6. The best panel I attended was “The New Aesthetic: Seeing like Digital Devices”. Ben Terrett, Russell Davies, James Bridle, Aaaron Cope and Joanne McNeil, painted a compelling picture of how society reacts to, and ultimately subsumes, new technology to redefine its visual culture. There were no clear answers here but lots of questions posed which is how I like it and what we try to do with our own work at ULAB. The talk was an amazing mash up, spanning the Italian futurists, Google Streetview, MS Word’s complacent spell checking and those SMASH adverts from the 1980s, taking in the wonderful twitter feed of @alain_de_bot on the way. Great, inspiring stuff! It’s worth checking outJames Bridle’s blog about the talk here.

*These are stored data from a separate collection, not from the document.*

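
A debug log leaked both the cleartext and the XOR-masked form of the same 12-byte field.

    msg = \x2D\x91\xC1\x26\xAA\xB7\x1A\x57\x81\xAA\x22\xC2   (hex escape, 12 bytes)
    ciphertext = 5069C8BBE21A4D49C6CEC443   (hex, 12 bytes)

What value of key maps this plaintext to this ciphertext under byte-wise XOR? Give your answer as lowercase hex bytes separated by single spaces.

Since ciphertext = msg ⊕ key, XORing both sides with msg gives key = msg ⊕ ciphertext.
byte 0: 2d xor 50 = 7d
byte 1: 91 xor 69 = f8
byte 2: c1 xor c8 = 09
byte 3: 26 xor bb = 9d
byte 4: aa xor e2 = 48
byte 5: b7 xor 1a = ad
byte 6: 1a xor 4d = 57
byte 7: 57 xor 49 = 1e
byte 8: 81 xor c6 = 47
byte 9: aa xor ce = 64
byte 10: 22 xor c4 = e6
byte 11: c2 xor 43 = 81

7d f8 09 9d 48 ad 57 1e 47 64 e6 81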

Our panel title “Can Printed Electronics Save the Music Industry?” was dreamt up by Dr Jon Rogers at the University of Dundee, who chaired the panel. Presenting alongside us were; Dr Kate Stone, founder of Cambridge printed electronics specialists Novalia; interactive artists & musicians FOUND, who created the award winning 'autonomous emotional robot band' Cybraphon; and Mercury Music Prize nominee and hyper-local indie record label founder Kenny Anderson, aka King Creosote.
The talk itself went pleasantly well, combining some geekery with fierce anti-geekery from King Creosote and getting a few laughs along the way. Nobody left during the talk which seemed like a result and it all felt worth it when a throng of people stuck around at the end, with a couple telling me it was the best talk they’d seen across the five days, before thrusting a business card into my shaking hand. We never really got to the bottom of whether printed electronics can save the music industry but we did capture some of the zeitgeist at SXSW.
When you go to a conference as sprawling as SXSW you’re forced to create a kind of meta-narrative that threads the disparate elements together. For me, this revolved around the intersection between the physical and the digital world and the way in which our perceptions of both are rapidly changing. As designers, marketers and advertisers we need to grab and embrace these creative challenges and opportunities to redefine our perceptions of what both physical and digital can be.